Jan. 24, 2018 — Push to preserve affordable housing having early successes and setbacks.

Since its inception in the 1950s, the Mitchell-Lama program has produced more than 100,000 units of affordable housing in New York. Galloping real estate values, especially in New York City, have lately proven too powerful a temptation for many Mitchell-Lama co-op shareholders and landlords. As a result, since 1989 nearly 20,000 of the city-supervised units have opted to leave the program and go to market-rate sales. The city’s goal is to create 300,000 affordable apartments by the year 2026, an effort that is thwarted every time a Mitchell-Lama votes to privatize. 

“The lure of raising rents to profit from the city’s real-estate boom, or of selling once-affordable co-op units for market-rate prices is an ever-present threat to this critical portfolio,” says Mayor Bill de Blasio. To counter that threat, de Blasio offered Mitchell-Lama residents a very fat carrot on the eve of his successful bid for re-election last November: an infusion of $250 million to help Mitchell-Lama co-ops refinance their underlying mortgages, make capital repairs, and secure property tax exemptions – provided they agree to remain in the program for at least 20 years.

“The new Mitchell-Lama Reinvestment Program (MLRP) builds on years of City efforts to protect our existing affordable housing stock,” says Richard Froehlich, chief operating officer and general counsel at the Housing Development Corporation (HDC), which helps finance affordable housing. 

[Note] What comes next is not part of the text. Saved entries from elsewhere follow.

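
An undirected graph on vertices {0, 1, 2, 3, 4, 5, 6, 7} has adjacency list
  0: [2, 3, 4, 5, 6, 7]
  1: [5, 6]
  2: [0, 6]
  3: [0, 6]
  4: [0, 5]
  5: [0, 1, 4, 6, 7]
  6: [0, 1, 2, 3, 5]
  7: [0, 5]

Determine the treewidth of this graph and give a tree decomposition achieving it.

The largest bag has 3 vertices, giving width 2; this decomposition certifies tw(G) ≤ 2. Conversely, {0, 2, 6} is a clique of size 3, and the vertices of any clique must share a bag in every tree decomposition; so some bag has ≥ 3 vertices and tw(G) ≥ 2. Hence tw(G) = 2 exactly.

Treewidth 2.
One optimal decomposition is:
Bags: B1 = {0, 3, 6}  B2 = {0, 2, 6}  B3 = {0, 5, 6}  B4 = {1, 5, 6}  B5 = {0, 4, 5}  B6 = {0, 5, 7}
Tree: B1–B2, B1–B3, B3–B4, B3–B5, B3–B6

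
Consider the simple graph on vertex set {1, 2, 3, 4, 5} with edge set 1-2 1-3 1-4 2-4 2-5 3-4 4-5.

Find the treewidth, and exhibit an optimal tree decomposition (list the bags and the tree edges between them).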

But there are sizable hurdles. “One reason it may not work for a co-op is the underwriting guidelines,” says attorney Erica Buckley, a partner at Nixon Peabody and former chief of the Real Estate Finance Bureau in the state Attorney General’s office. “For instance, co-ops will have to meet the loan-to-value ratio for debt coverage. Also we have one client who has already refinanced [their underlying mortgage].” 

Attorney Karol Robinson, a shareholder at Anderson Kill who specializes in Mitchell-Lamas, adds that there are other concerns. “Some co-ops are not interested, and one of the reasons is because they’re concerned about the commitment of 20 years or more to stay in the program,” she says. “On the other hand, there is most decidedly a need. Where building systems have reached the end of their useful lives – roofs, boilers, facades, windows – funding is needed. Those buildings should reach out to the HDC and their sister organization, the department of Housing Preservation and Development.” (HPD is responsible for carrying out the city’s affordable-housing initiative.) 

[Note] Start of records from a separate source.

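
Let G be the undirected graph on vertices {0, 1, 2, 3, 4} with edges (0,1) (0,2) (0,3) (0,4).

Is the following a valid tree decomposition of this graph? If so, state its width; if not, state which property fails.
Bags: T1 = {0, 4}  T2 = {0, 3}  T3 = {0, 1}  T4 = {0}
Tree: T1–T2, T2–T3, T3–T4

A tree decomposition must satisfy three properties: every vertex lies in some bag; for every edge, both endpoints lie together in some bag; and for every vertex, the bags containing it form a connected subtree. Here vertex 2 appears in no bag, so the decomposition is invalid.

No — vertex 2 appears in no bag.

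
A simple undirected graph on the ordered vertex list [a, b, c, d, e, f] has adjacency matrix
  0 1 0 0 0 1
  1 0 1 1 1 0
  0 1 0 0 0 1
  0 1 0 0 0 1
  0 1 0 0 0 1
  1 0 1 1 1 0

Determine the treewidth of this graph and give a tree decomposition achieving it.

Treewidth 2.
One such decomposition:
Bags: B1 = {b, e, f}  B2 = {b, d, f}  B3 = {b, c, f}  B4 = {a, b, f}
Tree: B1–B2, B2–B3, B3–B4

The largest bag has 3 vertices, giving width 2; this decomposition certifies tw(G) ≤ 2. Since f–e–b–d–f is a cycle in G, G is not acyclic. Forests are exactly the graphs of treewidth ≤ 1, so tw(G) ≥ 2. The upper and lower bounds meet at 2, so that is the treewidth.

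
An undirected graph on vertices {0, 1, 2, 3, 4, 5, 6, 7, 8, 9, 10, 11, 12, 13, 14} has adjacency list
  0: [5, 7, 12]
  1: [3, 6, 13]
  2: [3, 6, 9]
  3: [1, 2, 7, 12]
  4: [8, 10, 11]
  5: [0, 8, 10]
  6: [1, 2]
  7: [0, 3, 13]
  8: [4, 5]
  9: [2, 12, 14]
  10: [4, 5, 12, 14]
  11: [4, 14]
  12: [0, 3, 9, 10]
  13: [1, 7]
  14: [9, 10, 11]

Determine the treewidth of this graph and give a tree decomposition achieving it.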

(Click here to see the eligibility guidelines for the Mitchell-Lama Reinvestment Program.)

Buckley is aware that the fight to preserve affordable housing in this city is uphill all the way. Yet she sees room for optimism. “There are only 100 remaining Mitchell-Lama complexes,” she says. “That’s 45,000 homes. Two-thirds of those are co-ops. They are all facing the pressure of privatization. The incentives the city has to offer have to be really, really good. I think this new investment program does seem comprehensive.” 

HDC’s Froehlich is encouraged by the early signs. “We are currently working to finance much-needed repairs and extend home ownership and rental opportunities under the new program,” he says. “We can now offer better terms to buildings which had refinanced with us, say, back in 2004 or 2005, and extend their debt to allow them to borrow more so they can do more repair work. We have financed over 30 Mitchell-Lamas before this new program came along under the Mayor’s housing plan. So far, with the new program, we have 18 projects in our pipeline. We are helping them through the process, and we are expecting to finance more projects. I think we’re doing well.”